This research aims to construct a linear model to predict stopping distance based on speed using the “cars” dataset available in R. The methodology follows a structured approach comprising exploratory data analysis, model building, evaluation of model quality, and residual analysis, as outlined in Chapter 3 of the textbook.
The “cars” dataset, a built-in dataset in R, is utilized for this analysis. The dataset consists of two variables: speed (in miles per hour) and stopping distance (in feet).
Histograms reveal that both speed and stopping distance exhibit
non-normal distributions. However, the scatterplot illustrates a linear
relationship between the two variables.
##
## Call:
## lm(formula = dist ~ speed, data = cars)
##
## Residuals:
## Min 1Q Median 3Q Max
## -29.069 -9.525 -2.272 9.215 43.201
##
## Coefficients:
## Estimate Std.
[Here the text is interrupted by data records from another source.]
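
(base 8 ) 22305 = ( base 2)10010011000101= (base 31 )9ok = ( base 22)j9j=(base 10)9413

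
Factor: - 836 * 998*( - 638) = 532301264 = 2^4 * 11^2*19^1*29^1*  499^1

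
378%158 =62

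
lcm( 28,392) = 392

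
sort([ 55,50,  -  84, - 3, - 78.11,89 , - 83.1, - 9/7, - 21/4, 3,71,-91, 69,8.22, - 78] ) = [ - 91,- 84 ,-83.1, - 78.11, - 78, - 21/4,-3, - 9/7,3,8.22,  50, 55,69,71,89] 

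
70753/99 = 714 + 67/99 =714.68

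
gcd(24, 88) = 8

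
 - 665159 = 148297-813456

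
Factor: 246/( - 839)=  - 2^1*3^1*41^1*839^(-1 ) 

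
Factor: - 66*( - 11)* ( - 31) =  - 2^1*3^1*11^2*31^1 = - 22506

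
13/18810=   13/18810 = 0.00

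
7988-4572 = 3416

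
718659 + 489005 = 1207664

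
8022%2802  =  2418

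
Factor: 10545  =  3^1*5^1*19^1*37^1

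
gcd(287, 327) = 1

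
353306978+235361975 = 588668953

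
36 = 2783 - 2747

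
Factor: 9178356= 2^2*3^1 * 11^1*31^1*2243^1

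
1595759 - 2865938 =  - 1270179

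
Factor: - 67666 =  -  2^1*23^1*1471^1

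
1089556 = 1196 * 911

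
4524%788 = 584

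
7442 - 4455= 2987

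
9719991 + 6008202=15728193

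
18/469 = 18/469=0.04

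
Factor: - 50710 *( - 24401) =1237374710= 2^1*5^1*11^1*13^1* 461^1*1877^1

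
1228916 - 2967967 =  - 1739051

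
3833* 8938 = 34259354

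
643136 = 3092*208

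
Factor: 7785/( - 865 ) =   -  3^2 = - 9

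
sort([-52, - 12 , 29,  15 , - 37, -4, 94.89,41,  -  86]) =[-86, - 52,  -  37, - 12,-4,15,29, 41, 94.89] 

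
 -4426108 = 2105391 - 6531499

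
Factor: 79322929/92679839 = 11331847/13239977 = 19^1*23^1*1039^( - 1) * 12743^( - 1) * 25931^1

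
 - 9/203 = - 9/203= - 0.04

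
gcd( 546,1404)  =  78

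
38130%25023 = 13107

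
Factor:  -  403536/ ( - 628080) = 5^( - 1)*7^1*1201^1*2617^( - 1) = 8407/13085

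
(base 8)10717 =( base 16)11CF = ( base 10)4559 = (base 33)465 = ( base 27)66N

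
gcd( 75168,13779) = 9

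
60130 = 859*70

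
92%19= 16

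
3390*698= 2366220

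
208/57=208/57 = 3.65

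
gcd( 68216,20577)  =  1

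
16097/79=203 + 60/79 = 203.76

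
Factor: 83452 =2^2*31^1*673^1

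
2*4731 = 9462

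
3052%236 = 220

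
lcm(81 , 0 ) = 0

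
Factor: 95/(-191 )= -5^1 * 19^1*191^ (-1 )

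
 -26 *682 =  - 17732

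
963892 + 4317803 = 5281695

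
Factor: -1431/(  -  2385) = 3/5 =3^1*5^( - 1)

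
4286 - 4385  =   - 99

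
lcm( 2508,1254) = 2508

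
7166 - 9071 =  - 1905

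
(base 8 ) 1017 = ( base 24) ln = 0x20f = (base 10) 527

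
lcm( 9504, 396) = 9504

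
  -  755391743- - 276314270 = - 479077473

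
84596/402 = 42298/201 = 210.44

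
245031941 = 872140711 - 627108770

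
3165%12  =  9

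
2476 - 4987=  - 2511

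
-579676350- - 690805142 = 111128792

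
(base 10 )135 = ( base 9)160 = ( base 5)1020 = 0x87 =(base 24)5f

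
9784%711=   541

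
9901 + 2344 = 12245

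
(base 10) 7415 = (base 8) 16367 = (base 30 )875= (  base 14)29b9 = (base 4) 1303313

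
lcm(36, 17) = 612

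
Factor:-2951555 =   -  5^1 * 19^1*31069^1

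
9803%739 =196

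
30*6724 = 201720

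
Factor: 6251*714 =2^1  *3^1 * 7^2*17^1*19^1*47^1 =4463214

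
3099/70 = 44 + 19/70 = 44.27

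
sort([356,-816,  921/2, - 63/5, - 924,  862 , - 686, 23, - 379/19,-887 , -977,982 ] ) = [ - 977, -924, - 887,- 816, - 686 ,  -  379/19, - 63/5,  23, 356, 921/2, 862,982 ]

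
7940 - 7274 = 666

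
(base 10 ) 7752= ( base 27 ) AH3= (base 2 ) 1111001001000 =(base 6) 55520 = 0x1E48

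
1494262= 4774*313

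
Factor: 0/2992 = 0^1 = 0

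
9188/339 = 27 + 35/339 = 27.10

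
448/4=112 = 112.00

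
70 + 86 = 156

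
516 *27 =13932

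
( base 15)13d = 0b100011011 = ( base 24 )BJ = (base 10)283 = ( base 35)83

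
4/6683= 4/6683 = 0.00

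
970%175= 95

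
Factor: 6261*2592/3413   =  2^5*3^5*2087^1 * 3413^( -1) = 16228512/3413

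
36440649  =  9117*3997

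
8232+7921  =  16153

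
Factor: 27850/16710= 5/3  =  3^(  -  1)*5^1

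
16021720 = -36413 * (-440) 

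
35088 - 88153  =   - 53065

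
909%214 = 53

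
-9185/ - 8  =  9185/8= 1148.12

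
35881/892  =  40 + 201/892= 40.23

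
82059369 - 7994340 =74065029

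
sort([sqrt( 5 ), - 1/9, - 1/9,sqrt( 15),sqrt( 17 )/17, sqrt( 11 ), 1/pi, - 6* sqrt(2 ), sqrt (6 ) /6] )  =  [ - 6*sqrt( 2 ) , - 1/9 , - 1/9, sqrt (17)/17 , 1/pi,sqrt (6 )/6 , sqrt( 5),sqrt( 11 ), sqrt( 15)] 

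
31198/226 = 15599/113  =  138.04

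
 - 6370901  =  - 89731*71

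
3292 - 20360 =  - 17068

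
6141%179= 55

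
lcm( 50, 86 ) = 2150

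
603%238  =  127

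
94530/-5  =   - 18906/1 = - 18906.00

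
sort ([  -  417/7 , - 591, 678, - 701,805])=[ - 701, - 591,- 417/7 , 678, 805]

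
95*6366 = 604770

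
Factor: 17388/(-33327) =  - 12/23 = -2^2*3^1*23^( - 1) 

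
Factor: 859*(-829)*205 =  - 145982755 = - 5^1*41^1*829^1*859^1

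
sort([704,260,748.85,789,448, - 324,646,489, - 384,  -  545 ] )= [ - 545, - 384,-324,  260 , 448,  489, 646,704, 748.85,789 ]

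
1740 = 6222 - 4482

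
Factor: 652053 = 3^1*217351^1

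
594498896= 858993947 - 264495051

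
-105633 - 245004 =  - 350637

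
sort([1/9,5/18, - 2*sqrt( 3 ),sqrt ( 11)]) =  [ - 2*sqrt( 3),  1/9, 5/18 , sqrt( 11 ) ] 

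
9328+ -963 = 8365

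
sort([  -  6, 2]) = [ - 6, 2]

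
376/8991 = 376/8991 =0.04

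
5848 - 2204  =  3644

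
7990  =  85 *94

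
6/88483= 6/88483  =  0.00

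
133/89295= 133/89295 = 0.00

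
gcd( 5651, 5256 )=1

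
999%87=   42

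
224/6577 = 224/6577 = 0.03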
Error t value Pr(>|t|)
## (Intercept) -17.5791 6.7584 -2.601 0.0123 *
## speed 3.9324 0.4155 9.464 1.49e-12 ***
## ---
## Signif. codes: 0 '***' 0.001 '**' 0.01 '*' 0.05 '.' 0.1 ' ' 1
##
## Residual standard error: 15.38 on 48 degrees of freedom
## Multiple R-squared: 0.6511, Adjusted R-squared: 0.6438
## F-statistic: 89.57 on 1 and 48 DF, p-value: 1.49e-12
The linear regression model indicates that speed is a statistically significant predictor of stopping distance \((p < 0.05)\).
The model overall demonstrates statistical significance, with a
significant portion of variance in stopping distance explained by speed
\((R-squared = 0.6511)\). The
coefficient for speed suggests that for each 1 mph increase, stopping
distance is expected to increase by 3.9324 feet.
cars %>%
ggplot(aes(speed, dist)) +
geom_point() +
geom_smooth(formula = 'y ~ x', method = 'lm', se = TRUE)
Scatterplot overlays the regression line, indicating a reasonable fit of
predicted values to actual values.
Fitted versus residuals plot suggests no evidence of heteroscedasticity,
and residuals appear randomly distributed around zero. The QQ plot
indicates relatively normal distribution of residuals, with some
outliers in the right tail. The leverage plot shows that single
observations do not exert undue influence on parameter estimates.
The linear regression model provides a satisfactory fit for predicting stopping distance based on speed. Despite non-normal distributions of variables, the model meets key assumptions of linear regression. Overall, the analysis validates the effectiveness of speed as a predictor and underscores the importance of proper model evaluation and residual analysis in regression modeling.